D’abord, j’aime pas votre terme athlètos. Ça sonne comme Mentos. Et les Mentos c’est dégueulasse. Point.
Vous, les gens de gauche, malgré votre bienveillance, vous savez quand même bien manier l’ostracisme. Je comprends mieux que SOS Racisme soit né sous Mitterrand tiens.
Complexe la vie d’un athlète, prenez l’agenda. Faut réussir à tout caser. Et je bosse moi monsieur. Alors je me lève tôt, parfois je rogne un peu sur mon temps de travailleur pour terminer un entrainement ; mais puisque l’activité physique me rend plus efficace, je trouve que les compteurs sont à jour avec cette feignasse de Micheline.
Il faut donc caser plyométrie, étirement, endurance, seuil, explosif, VO2max, recul, régénération, repos, siestes, repas instagramables au fil de la semaine. Un vrai casse-tête. Mais j’y arrive moi ! Bon, faut faire des arbitrages hein, j’peux pas dire que ça me passionne d’aller voir le petit faire des lancers francs au basket (quoique je peux faire du Compex dans les gradins) Y’en a qui peine sur l’organisation. Pour moi ça fait parti du game. Le plus drôle c’est que je connais un prof qui se plaint de son emploi du temps. Un prof, vous vous rendez compte ?! Est-ce que je me plains moi ?
Le boulot, j’y vais en vélo. Je n’ai pas de voiture, ça m’évite une hésitation. Les hésitations c’est mauvais, ça bouffe de l’énergie vitale. Je n’ai qu’une seule direction à prendre, celle que me dicte ma volonté de fer.
Mais le vélotaf c’est une arme à double tranchant, encore une. Oui vous faites des kilomètres en plus et c’est peut être bon pour les muscles, mais quel stress !! On risque plus la chute et des blessures gravent sur un court trajet de vingt minutes qu’en faisant du BASE-jump. Et la blessure, quand on s’entraîne dur c’est la bête noire. Y’a des blessures qui sont presque des médailles pour les plus persévérants qui tels de petits David Goggins en font toujours plus, mais y’a aussi la pire des blessures : celle qui survient A CAUSE d’un autre. L’automobiliste qui vous pousse dans le fossé, le cyclo du dimanche qui tourne à droite sans prévenir. Et hop une clavicule à la poubelle.
Me voilà arrivé au travail, travail bien utile pour me payer les dernière Vaporfly à 275 euros. Je prends tous les gains marginaux qui existent. Faut il que je fasse un Cofidis, je le fais. Persévérant je vous dis.
La pause repas arrive vers midi, je vais pouvoir aller courir plutôt que de glander. Je reste quand même attentif à gober une bonne rasade de protéines en poudre dans la fenêtre métabolique idéale. Des protéines. De l’eau. Du sucres.
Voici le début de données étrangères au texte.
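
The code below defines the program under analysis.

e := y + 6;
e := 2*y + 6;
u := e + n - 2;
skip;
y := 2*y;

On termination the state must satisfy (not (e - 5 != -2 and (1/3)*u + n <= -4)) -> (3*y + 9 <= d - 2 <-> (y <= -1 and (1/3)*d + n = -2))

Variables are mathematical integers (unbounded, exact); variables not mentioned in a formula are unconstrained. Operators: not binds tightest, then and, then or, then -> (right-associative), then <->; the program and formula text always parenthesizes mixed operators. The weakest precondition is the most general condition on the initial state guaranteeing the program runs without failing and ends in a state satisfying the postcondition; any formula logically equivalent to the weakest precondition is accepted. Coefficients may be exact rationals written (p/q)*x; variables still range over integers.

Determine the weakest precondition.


Working backward. After the program, the postcondition (not (e - 5 != -2 and (1/3)*u + n <= -4)) -> (3*y + 9 <= d - 2 <-> (y <= -1 and (1/3)*d + n = -2)) must hold; in canonical form it is (not (e != 3 and n + (1/3)*u <= -4)) -> (3*y <= d - 11 <-> (y <= -1 and (1/3)*d + n = -2)).
Before y := 2*y: (not (e != 3 and n + (1/3)*u <= -4)) -> (6*y <= d - 11 <-> (2*y <= -1 and (1/3)*d + n = -2))
Before skip: (not (e != 3 and n + (1/3)*u <= -4)) -> (6*y <= d - 11 <-> (2*y <= -1 and (1/3)*d + n = -2))
Before u := e + n - 2: (not (e != 3 and (1/3)*e + (4/3)*n <= -10/3)) -> (6*y <= d - 11 <-> (2*y <= -1 and (1/3)*d + n = -2))
Before e := 2*y + 6: (not (2*y != -3 and (4/3)*n + (2/3)*y <= -16/3)) -> (6*y <= d - 11 <-> (2*y <= -1 and (1/3)*d + n = -2))
Before e := y + 6: (not (2*y != -3 and (4/3)*n + (2/3)*y <= -16/3)) -> (6*y <= d - 11 <-> (2*y <= -1 and (1/3)*d + n = -2))
Answer: WP = (not (2*y != -3 and (4/3)*n + (2/3)*y <= -16/3)) -> (6*y <= d - 11 <-> (2*y <= -1 and (1/3)*d + n = -2))


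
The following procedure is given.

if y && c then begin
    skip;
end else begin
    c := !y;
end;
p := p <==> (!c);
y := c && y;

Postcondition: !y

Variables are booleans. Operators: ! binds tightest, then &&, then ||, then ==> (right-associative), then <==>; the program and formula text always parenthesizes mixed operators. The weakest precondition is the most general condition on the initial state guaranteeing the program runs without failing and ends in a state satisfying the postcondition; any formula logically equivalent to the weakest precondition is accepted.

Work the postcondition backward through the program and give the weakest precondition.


Working backward. After the program, !y must hold.
Before y := c && y: !(c && y)
Before p := p <==> (!c): !(c && y)
Then branch requires !(c && y); else branch requires true.
Before the if: (y && c) ==> (!(c && y))
Answer: WP = (y && c) ==> (!(c && y))


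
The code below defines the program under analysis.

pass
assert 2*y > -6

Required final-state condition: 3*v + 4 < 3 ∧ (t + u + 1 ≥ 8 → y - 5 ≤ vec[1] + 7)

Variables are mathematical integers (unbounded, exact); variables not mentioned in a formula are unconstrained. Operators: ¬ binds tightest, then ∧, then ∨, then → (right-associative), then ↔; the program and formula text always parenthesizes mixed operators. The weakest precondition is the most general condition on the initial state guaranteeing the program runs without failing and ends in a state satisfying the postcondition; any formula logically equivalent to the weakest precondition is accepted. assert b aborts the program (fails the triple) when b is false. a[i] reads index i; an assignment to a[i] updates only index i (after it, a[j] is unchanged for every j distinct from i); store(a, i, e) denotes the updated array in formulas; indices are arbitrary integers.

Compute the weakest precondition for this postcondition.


Working backward. After the program, the postcondition 3*v + 4 < 3 ∧ (t + u + 1 ≥ 8 → y - 5 ≤ vec[1] + 7) must hold; in canonical form it is 3*v < -1 ∧ (t + u ≥ 7 → y ≤ vec[1] + 12).
Before assert 2*y > -6: 2*y > -6 ∧ 3*v < -1 ∧ (t + u ≥ 7 → y ≤ vec[1] + 12)
Before skip: 2*y > -6 ∧ 3*v < -1 ∧ (t + u ≥ 7 → y ≤ vec[1] + 12)
Answer: WP = 2*y > -6 ∧ 3*v < -1 ∧ (t + u ≥ 7 → y ≤ vec[1] + 12)


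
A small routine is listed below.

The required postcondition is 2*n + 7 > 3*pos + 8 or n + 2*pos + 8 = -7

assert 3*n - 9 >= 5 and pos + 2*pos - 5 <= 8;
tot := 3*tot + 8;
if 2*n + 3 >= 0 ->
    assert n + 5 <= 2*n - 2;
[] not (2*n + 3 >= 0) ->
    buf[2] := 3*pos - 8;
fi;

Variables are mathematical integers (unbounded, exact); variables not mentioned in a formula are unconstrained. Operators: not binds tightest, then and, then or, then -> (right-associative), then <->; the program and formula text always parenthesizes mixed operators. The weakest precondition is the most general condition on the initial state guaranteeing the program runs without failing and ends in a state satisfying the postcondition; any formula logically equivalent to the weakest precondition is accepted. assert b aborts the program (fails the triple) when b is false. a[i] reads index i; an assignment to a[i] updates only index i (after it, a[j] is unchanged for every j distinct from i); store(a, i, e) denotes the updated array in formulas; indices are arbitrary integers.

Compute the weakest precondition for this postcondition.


Working backward. After the program, the postcondition 2*n + 7 > 3*pos + 8 or n + 2*pos + 8 = -7 must hold; in canonical form it is 2*n > 3*pos + 1 or n + 2*pos = -15.
Then branch requires n >= 7 and (2*n > 3*pos + 1 or n + 2*pos = -15); else branch requires 2*n > 3*pos + 1 or n + 2*pos = -15.
Before the if: (2*n >= -3 -> (n >= 7 and (2*n > 3*pos + 1 or n + 2*pos = -15))) and ((not (2*n >= -3)) -> (2*n > 3*pos + 1 or n + 2*pos = -15))
Before tot := 3*tot + 8: (2*n >= -3 -> (n >= 7 and (2*n > 3*pos + 1 or n + 2*pos = -15))) and ((not (2*n >= -3)) -> (2*n > 3*pos + 1 or n + 2*pos = -15))
Before assert 3*n - 9 >= 5 and pos + 2*pos - 5 <= 8: 3*n >= 14 and 3*pos <= 13 and (2*n >= -3 -> (n >= 7 and (2*n > 3*pos + 1 or n + 2*pos = -15))) and ((not (2*n >= -3)) -> (2*n > 3*pos + 1 or n + 2*pos = -15))
Answer: WP = 3*n >= 14 and 3*pos <= 13 and (2*n >= -3 -> (n >= 7 and (2*n > 3*pos + 1 or n + 2*pos = -15))) and ((not (2*n >= -3)) -> (2*n > 3*pos + 1 or n + 2*pos = -15))


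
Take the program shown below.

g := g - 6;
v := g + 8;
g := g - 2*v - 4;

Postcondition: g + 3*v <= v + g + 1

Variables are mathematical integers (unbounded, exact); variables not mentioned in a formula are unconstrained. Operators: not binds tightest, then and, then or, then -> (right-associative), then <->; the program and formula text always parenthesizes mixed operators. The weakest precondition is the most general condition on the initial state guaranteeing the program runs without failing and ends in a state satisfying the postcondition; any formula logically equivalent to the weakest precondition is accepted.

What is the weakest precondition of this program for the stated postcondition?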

Voilà tout ce dont j’ai besoin pour vivre. Je prends quand même aussi du cordyceps, du PQQ, du magnésium, des oméga-3 en plus ; ça ne fait pas de mal comme on dit. Et pour le mal, quand même une louche de paracétamol toutes les six heures, saupoudré parfois d’un anti-inflammatoire voir d’un petit coup de corticoïdes quand j’arrive à convaincre mon docteur que je tousse vraiment trop. Ça va….! tout le monde en prend des produits, y’a qu’à regarder les chronos des meilleurs, c’est pas normal tout ça, j’suis pas naïf…
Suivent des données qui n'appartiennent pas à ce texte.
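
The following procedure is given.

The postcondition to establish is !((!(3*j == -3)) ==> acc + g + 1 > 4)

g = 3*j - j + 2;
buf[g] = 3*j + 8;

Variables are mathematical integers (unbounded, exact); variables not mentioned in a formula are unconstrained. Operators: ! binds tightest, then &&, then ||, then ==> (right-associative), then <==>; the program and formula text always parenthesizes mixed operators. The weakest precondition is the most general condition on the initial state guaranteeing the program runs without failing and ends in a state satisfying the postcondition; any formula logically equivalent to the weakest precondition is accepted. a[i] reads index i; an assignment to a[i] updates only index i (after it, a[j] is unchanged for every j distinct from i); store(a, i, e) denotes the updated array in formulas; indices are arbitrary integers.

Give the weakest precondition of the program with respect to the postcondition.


Working backward. After the program, the postcondition !((!(3*j == -3)) ==> acc + g + 1 > 4) must hold; in canonical form it is !((!(3*j == -3)) ==> acc + g > 3).
Before buf[g] := 3*j + 8: !((!(3*j == -3)) ==> acc + g > 3)
Before g := 3*j - j + 2: !((!(3*j == -3)) ==> acc + 2*j > 1)
Answer: WP = !((!(3*j == -3)) ==> acc + 2*j > 1)


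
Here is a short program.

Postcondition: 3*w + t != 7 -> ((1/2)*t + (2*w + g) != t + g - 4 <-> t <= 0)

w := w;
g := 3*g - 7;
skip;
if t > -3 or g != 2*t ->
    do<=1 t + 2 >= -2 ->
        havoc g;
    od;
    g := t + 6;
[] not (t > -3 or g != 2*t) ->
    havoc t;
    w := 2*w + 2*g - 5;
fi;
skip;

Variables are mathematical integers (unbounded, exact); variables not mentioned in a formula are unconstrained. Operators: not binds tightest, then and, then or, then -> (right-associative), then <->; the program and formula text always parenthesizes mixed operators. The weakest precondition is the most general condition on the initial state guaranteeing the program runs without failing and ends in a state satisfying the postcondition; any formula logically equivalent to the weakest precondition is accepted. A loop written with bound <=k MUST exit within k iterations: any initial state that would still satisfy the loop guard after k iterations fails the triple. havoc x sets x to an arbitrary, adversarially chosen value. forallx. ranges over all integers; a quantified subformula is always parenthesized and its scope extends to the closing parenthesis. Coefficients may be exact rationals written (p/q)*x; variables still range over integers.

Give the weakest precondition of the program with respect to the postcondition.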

Je somnole un peu après le repas, la sieste c’est excellent pour la récup, faut juste que je me fasse pas capter par mon boss. Pour ça l’idéal est d’aller me planquer dans un coin secret. Tout le monde a ses petits secrets.
De retour à la maison, je me galvanise avec un bon 52 minutes de vidéos motivationnelles sur You Tube avant d’aller lifter. Oui la PPG c’est ptêt de la merde, mais la musculation ciblée en occlusion vasculaire, non. Faudra que je pense à caser les étirements aussi tiens, pas trop proche de l’entrainement mais pas trop loin non plus. Ça tombe bien j’avais pas fini cette dernière vidéo de Génial Runner (je m’étais endormi avant la fin de l’épisode de 9 minutes…)
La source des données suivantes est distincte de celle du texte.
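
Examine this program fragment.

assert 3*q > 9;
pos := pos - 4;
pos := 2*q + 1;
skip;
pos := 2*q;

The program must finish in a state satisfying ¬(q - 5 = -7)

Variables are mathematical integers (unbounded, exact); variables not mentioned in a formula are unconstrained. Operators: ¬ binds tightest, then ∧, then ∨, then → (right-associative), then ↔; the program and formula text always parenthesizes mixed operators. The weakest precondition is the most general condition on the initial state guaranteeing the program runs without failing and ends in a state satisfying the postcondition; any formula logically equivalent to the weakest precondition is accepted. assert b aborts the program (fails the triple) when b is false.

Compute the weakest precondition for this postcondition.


Working backward. After the program, the postcondition ¬(q - 5 = -7) must hold; in canonical form it is ¬(q = -2).
Before pos := 2*q: ¬(q = -2)
Before skip: ¬(q = -2)
Before pos := 2*q + 1: ¬(q = -2)
Before pos := pos - 4: ¬(q = -2)
Before assert 3*q > 9: 3*q > 9 ∧ (¬(q = -2))
Answer: WP = 3*q > 9 ∧ (¬(q = -2))


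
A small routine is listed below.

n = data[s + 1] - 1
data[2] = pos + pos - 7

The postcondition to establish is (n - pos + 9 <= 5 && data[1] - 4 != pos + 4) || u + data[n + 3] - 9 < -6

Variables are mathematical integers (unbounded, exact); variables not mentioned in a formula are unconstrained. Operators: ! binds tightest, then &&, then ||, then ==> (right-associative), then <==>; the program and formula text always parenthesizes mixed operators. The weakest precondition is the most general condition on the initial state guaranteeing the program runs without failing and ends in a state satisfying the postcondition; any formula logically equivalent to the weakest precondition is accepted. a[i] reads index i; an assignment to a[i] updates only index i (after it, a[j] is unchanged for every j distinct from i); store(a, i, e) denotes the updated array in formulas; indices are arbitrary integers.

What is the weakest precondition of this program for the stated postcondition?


Working backward. After the program, the postcondition (n - pos + 9 <= 5 && data[1] - 4 != pos + 4) || u + data[n + 3] - 9 < -6 must hold; in canonical form it is (n <= pos - 4 && data[1] != pos + 8) || data[n + 3] + u < 3.
Before data[2] := pos + pos - 7: (n <= pos - 4 && data[1] != pos + 8) || store(data, 2, 2*pos - 7)[n + 3] + u < 3
Before n := data[s + 1] - 1: (data[s + 1] <= pos - 3 && data[1] != pos + 8) || store(data, 2, 2*pos - 7)[data[s + 1] + 2] + u < 3
Answer: WP = (data[s + 1] <= pos - 3 && data[1] != pos + 8) || store(data, 2, 2*pos - 7)[data[s + 1] + 2] + u < 3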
Demain, j’ai des séances difficiles de prévu, mon coach sait que je les redoute,. J’en fais toujours toute une affaire, un peu comme mes premières dictées en CE1 qui cristallisaient tous les regards extérieurs en une seule note. De même, demain ma vie va se concentrer sur le chiffre de puissance pendant l’effort de 20 minutes que je dois faire à fond sur mon home-trainer. Quand j’y pense, c’est une belle régression, peut être qu’en jouant sérieusement, en prenant au sérieux le jeu de l’entrainement, je retombe dans une forme infantile de moi même.
Je retrouve encore ce syndrome du premier de classe quand je réfléchis à ce que je vais écrire comme compte-rendu d’entraînement à mon coach. Vous allez trouver ça bizarre mais je passe une bonne partie de mes séances d’entrainement à analyser comment elles se passent, à mémoriser les bons et les mauvais moments pour les retranscrire après. Le bon coach ne met pas de pression sur un amateur mais il le galvanise.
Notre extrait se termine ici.